Objective: To examine 2000-2005 trends in the reasons Medicare beneficiaries gave for disenrolling from their Medicare Advantage (MA) plans.
Study Design: We used data from 6 consecutive years of Consumer Assessment of Health Plans surveys, which asked about 33 possible reasons for disenrollment, including problems with plan information, out-of-pocket costs, plan benefits, and coverage. Respondents numbered more than 50 000 beneficiaries each year from a variety of MA plan types providing full Medicare benefits in place of traditional fee-for-service Medicare. The survey also collected demographic and health status information.
Methods: We classified reasons for disenrollment into 2 key groups: (1) reasons related to plan information and (2) reasons related to cost/benefits problems. We examined whether disparities existed between vulnerable and less vulnerable populations that might reflect different experiences by these groups over time.

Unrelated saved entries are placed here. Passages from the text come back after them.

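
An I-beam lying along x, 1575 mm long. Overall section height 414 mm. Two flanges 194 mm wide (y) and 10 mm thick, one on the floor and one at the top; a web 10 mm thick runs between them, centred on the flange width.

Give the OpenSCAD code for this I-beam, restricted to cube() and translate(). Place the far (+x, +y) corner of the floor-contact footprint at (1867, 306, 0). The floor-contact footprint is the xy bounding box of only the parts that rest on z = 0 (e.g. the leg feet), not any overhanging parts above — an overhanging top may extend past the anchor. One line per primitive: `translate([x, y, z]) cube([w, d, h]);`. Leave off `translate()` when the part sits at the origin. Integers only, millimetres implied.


translate([292, 112, 0]) cube([1575, 194, 10]);
translate([292, 204, 10]) cube([1575, 10, 394]);
translate([292, 112, 404]) cube([1575, 194, 10]);


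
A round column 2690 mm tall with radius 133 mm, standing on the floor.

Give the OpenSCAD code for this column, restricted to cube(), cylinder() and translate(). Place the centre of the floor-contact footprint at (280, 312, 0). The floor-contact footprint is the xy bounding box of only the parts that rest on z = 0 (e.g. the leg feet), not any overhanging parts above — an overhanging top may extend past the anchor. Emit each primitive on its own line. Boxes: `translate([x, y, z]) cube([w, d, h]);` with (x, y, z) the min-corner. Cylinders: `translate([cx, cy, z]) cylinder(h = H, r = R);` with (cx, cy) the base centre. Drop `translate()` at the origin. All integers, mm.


translate([280, 312, 0]) cylinder(h = 2690, r = 133);


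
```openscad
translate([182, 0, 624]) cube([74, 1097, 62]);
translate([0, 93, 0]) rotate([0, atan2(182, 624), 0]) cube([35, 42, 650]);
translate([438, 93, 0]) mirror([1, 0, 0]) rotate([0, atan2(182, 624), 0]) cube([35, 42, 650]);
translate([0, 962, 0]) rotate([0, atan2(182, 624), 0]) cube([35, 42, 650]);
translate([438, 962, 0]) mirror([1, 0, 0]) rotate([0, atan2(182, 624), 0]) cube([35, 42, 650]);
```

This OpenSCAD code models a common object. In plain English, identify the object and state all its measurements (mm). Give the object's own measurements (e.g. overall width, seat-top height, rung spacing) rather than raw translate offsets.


A sawhorse. A 74×1097×62 mm beam (x, y, z) sits on two A-frame leg pairs. Each pair is two raked legs of 35×42 mm section (42 mm along y) splaying symmetrically in x. Each leg rises 624 mm vertically over 182 mm of horizontal reach and is 650 mm long along its own axis. Every leg's outer bottom edge rests on the floor and its outer top edge meets a bottom edge of the beam — the left legs (tilting toward +x) meet the beam's −x bottom edge, the right legs (their mirror images, tilting toward −x) meet its +x bottom edge — so the leg tops tuck under the beam, the beam's underside is 624 mm above the floor, and the feet are 438 mm apart outside-to-outside with the beam centred between them. The two leg pairs are set in 93 mm from either end of the beam.


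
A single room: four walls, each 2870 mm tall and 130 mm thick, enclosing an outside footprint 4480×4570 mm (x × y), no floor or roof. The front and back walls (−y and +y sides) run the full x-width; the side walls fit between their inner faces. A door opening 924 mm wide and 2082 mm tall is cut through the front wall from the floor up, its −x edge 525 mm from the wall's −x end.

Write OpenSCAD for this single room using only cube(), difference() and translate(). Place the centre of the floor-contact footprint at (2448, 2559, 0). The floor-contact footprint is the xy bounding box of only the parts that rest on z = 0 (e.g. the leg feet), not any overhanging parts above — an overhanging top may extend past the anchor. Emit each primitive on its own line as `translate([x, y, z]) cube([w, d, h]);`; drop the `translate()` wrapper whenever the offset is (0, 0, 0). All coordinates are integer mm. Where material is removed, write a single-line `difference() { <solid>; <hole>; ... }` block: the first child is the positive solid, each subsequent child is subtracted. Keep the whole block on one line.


difference() { translate([208, 274, 0]) cube([4480, 130, 2870]); translate([733, 274, 0]) cube([924, 130, 2082]); }
translate([208, 4714, 0]) cube([4480, 130, 2870]);
translate([208, 404, 0]) cube([130, 4310, 2870]);
translate([4558, 404, 0]) cube([130, 4310, 2870]);


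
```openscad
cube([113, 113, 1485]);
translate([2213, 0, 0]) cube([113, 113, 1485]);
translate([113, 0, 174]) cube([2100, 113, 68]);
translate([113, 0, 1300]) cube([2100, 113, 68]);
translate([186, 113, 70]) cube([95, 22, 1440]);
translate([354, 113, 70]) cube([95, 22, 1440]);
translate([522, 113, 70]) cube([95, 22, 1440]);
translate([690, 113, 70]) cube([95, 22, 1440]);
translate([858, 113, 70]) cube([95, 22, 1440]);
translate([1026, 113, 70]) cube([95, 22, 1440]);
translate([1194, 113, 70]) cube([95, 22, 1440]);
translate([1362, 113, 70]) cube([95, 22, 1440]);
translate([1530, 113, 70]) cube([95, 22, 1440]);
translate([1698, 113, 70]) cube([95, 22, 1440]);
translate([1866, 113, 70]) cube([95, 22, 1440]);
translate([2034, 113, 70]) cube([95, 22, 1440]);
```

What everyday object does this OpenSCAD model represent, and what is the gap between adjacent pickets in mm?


A fence section. The picket gap is 73 mm.

Two posts, two rails, 12 pickets — a fence section. Span 2100 mm holds 12 pickets of 95 mm with 13 equal gaps: ⌊(2100 − 12·95) / 13⌋ = 73 mm.


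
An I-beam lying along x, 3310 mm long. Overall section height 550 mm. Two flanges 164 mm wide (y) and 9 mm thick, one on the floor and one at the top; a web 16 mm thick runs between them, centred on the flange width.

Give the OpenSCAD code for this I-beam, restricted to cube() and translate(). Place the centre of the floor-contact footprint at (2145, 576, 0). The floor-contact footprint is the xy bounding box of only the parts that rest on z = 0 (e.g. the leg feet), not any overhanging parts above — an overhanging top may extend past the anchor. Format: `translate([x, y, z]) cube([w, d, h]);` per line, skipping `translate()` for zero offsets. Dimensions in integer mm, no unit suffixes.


translate([490, 494, 0]) cube([3310, 164, 9]);
translate([490, 568, 9]) cube([3310, 16, 532]);
translate([490, 494, 541]) cube([3310, 164, 9]);


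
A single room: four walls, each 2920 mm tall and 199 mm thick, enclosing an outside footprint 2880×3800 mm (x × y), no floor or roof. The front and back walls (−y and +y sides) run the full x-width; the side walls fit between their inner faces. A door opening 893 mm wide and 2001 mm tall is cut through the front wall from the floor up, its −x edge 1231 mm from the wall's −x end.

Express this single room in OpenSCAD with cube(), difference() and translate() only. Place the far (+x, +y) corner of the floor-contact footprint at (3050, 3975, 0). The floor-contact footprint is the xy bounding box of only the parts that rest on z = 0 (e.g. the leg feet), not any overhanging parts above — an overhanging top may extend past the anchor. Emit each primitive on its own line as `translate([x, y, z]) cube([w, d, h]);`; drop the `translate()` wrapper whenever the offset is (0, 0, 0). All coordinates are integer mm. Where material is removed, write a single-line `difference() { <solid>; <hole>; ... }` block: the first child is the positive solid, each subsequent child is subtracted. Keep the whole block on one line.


difference() { translate([170, 175, 0]) cube([2880, 199, 2920]); translate([1401, 175, 0]) cube([893, 199, 2001]); }
translate([170, 3776, 0]) cube([2880, 199, 2920]);
translate([170, 374, 0]) cube([199, 3402, 2920]);
translate([2851, 374, 0]) cube([199, 3402, 2920]);


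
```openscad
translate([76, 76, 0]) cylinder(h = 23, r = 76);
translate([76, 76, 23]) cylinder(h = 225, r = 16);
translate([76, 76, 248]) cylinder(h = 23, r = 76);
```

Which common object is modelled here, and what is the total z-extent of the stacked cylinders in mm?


A spool. The overall height is 271 mm.

Three coaxial cylinders, large–small–large — a spool. Two 23 mm flanges and a 225 mm core give 23 + 225 + 23 = 271 mm.


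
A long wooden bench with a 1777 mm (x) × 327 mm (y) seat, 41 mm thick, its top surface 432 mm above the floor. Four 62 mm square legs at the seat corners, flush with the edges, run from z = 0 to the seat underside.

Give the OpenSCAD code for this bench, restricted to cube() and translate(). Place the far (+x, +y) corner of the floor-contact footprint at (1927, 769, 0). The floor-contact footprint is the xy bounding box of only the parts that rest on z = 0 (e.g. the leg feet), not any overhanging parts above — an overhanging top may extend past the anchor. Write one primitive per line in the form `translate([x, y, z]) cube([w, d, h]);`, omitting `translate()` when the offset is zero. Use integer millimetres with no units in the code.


translate([150, 442, 391]) cube([1777, 327, 41]);
translate([150, 442, 0]) cube([62, 62, 391]);
translate([150, 707, 0]) cube([62, 62, 391]);
translate([1865, 442, 0]) cube([62, 62, 391]);
translate([1865, 707, 0]) cube([62, 62, 391]);


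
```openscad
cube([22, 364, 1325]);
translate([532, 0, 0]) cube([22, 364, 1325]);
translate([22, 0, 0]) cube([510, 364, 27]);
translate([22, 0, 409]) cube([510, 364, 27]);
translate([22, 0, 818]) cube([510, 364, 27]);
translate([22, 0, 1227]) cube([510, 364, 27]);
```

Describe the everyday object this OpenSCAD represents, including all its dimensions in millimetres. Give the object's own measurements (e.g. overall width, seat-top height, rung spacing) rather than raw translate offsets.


An open bookshelf. Two side panels, each 22 mm thick, 364 mm deep and 1325 mm tall, stand 554 mm apart (outside-to-outside). Between them sit 4 shelves, each 27 mm thick and 364 mm deep, spanning the full gap between the sides. The bottom shelf rests on the floor (its underside at z = 0) and the clear gap between one shelf's top and the next shelf's underside is 382 mm.


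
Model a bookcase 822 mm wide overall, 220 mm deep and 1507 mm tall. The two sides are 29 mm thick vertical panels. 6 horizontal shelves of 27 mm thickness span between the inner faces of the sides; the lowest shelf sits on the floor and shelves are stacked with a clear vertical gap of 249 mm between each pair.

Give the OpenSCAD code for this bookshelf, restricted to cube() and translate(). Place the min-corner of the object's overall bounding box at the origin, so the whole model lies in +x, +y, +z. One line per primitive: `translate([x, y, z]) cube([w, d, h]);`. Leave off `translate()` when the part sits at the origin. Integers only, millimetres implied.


cube([29, 220, 1507]);
translate([793, 0, 0]) cube([29, 220, 1507]);
translate([29, 0, 0]) cube([764, 220, 27]);
translate([29, 0, 276]) cube([764, 220, 27]);
translate([29, 0, 552]) cube([764, 220, 27]);
translate([29, 0, 828]) cube([764, 220, 27]);
translate([29, 0, 1104]) cube([764, 220, 27]);
translate([29, 0, 1380]) cube([764, 220, 27]);


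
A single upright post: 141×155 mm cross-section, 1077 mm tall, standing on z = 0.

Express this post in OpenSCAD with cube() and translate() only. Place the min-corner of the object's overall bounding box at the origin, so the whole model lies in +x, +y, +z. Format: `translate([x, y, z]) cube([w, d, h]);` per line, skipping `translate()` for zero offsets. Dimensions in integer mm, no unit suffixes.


cube([141, 155, 1077]);


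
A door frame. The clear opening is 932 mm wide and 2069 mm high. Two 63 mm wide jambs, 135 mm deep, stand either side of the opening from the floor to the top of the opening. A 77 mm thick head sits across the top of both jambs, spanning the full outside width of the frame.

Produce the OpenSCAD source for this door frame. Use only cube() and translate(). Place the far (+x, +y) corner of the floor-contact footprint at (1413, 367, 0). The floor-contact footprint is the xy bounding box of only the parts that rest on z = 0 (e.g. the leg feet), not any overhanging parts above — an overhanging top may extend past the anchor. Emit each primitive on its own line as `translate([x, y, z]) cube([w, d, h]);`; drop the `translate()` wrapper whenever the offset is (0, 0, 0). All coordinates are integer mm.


translate([355, 232, 0]) cube([63, 135, 2069]);
translate([1350, 232, 0]) cube([63, 135, 2069]);
translate([355, 232, 2069]) cube([1058, 135, 77]);


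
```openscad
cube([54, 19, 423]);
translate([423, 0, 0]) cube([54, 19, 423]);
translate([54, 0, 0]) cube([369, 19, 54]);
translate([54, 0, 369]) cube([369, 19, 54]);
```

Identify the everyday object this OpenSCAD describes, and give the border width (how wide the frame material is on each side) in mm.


A picture frame. The border width is 54 mm.

Four thin pieces enclosing a rectangular opening — a picture frame. The two full-height stiles are 423 mm tall; the top rail sits at z = 369 and is 54 mm tall, so the border above the opening is 423 − 369 = 54 mm, matching the stile x-width.


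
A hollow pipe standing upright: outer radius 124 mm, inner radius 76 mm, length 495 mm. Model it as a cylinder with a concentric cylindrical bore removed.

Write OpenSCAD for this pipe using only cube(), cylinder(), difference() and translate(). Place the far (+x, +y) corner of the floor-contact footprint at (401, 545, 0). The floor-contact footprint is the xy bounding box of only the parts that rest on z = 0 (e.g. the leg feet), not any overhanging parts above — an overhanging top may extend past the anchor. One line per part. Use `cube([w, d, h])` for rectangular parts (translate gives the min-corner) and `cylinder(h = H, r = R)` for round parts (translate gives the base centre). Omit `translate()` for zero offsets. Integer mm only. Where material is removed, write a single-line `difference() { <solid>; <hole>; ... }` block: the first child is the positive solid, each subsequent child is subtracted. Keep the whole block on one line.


difference() { translate([277, 421, 0]) cylinder(h = 495, r = 124); translate([277, 421, 0]) cylinder(h = 495, r = 76); }


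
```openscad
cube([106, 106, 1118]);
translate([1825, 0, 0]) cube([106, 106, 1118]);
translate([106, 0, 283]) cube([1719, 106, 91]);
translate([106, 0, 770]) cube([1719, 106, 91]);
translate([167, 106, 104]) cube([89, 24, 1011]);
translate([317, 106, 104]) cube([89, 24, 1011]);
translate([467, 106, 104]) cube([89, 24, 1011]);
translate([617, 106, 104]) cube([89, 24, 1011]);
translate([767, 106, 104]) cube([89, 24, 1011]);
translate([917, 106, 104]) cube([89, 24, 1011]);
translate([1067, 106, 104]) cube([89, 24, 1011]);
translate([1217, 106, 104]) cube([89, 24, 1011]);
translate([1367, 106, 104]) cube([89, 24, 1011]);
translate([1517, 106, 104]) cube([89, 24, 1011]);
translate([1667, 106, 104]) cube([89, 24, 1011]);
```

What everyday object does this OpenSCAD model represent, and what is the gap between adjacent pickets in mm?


A fence section. The picket gap is 61 mm.

Two posts, two rails, 11 pickets — a fence section. Span 1719 mm holds 11 pickets of 89 mm with 12 equal gaps: ⌊(1719 − 11·89) / 12⌋ = 61 mm.


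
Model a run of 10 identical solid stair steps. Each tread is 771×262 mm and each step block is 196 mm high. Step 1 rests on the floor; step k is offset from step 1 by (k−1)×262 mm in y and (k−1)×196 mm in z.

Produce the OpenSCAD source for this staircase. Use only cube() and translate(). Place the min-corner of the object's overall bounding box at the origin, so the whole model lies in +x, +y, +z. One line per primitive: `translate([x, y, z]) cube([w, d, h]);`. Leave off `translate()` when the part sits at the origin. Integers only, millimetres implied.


cube([771, 262, 196]);
translate([0, 262, 196]) cube([771, 262, 196]);
translate([0, 524, 392]) cube([771, 262, 196]);
translate([0, 786, 588]) cube([771, 262, 196]);
translate([0, 1048, 784]) cube([771, 262, 196]);
translate([0, 1310, 980]) cube([771, 262, 196]);
translate([0, 1572, 1176]) cube([771, 262, 196]);
translate([0, 1834, 1372]) cube([771, 262, 196]);
translate([0, 2096, 1568]) cube([771, 262, 196]);
translate([0, 2358, 1764]) cube([771, 262, 196]);


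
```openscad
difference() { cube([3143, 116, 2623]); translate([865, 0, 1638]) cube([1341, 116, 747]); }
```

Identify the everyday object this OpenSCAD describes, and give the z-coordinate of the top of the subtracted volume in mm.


A wall with a window opening. The window head height is 2385 mm.

A wall with a rectangular opening subtracted — a window. Sill at z = 1638, opening 747 mm tall, so the head is at 1638 + 747 = 2385 mm.


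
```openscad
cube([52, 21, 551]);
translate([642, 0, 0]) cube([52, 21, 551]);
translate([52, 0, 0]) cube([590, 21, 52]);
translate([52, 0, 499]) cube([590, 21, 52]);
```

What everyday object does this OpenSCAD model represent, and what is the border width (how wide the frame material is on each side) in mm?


A picture frame. The border width is 52 mm.

Four thin pieces enclosing a rectangular opening — a picture frame. The two full-height stiles are 551 mm tall; the top rail sits at z = 499 and is 52 mm tall, so the border above the opening is 551 − 499 = 52 mm, matching the stile x-width.


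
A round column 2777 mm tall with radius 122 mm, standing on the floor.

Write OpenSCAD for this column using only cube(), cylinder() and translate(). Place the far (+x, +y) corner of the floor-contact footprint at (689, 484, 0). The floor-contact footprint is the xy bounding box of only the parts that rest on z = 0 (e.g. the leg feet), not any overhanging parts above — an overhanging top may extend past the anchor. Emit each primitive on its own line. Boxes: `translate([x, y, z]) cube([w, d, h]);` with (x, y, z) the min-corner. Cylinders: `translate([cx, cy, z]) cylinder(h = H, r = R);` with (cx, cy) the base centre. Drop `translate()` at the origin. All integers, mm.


translate([567, 362, 0]) cylinder(h = 2777, r = 122);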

Results: Disparities between vulnerable and less vulnerable groups were present but generally diminished over time as competition intensified, with noticeable differences between African American and Hispanic subpopulations regarding problems with plan information.
Conclusions: The premise of the Medicare Prescription Drug, Improvement, and Modernization Act of 2003 was that more plans would increase competition, resulting in higher-quality healthcare services. However, an increased number of plan choices complicates the health plan decision-making process for beneficiaries. With further expansion of plans and choices following implementation of Part D, efforts must continue to direct informational materials to all beneficiaries, particularly those in vulnerable subgroups. More help in interpreting the information may be required to maximize consumer benefits.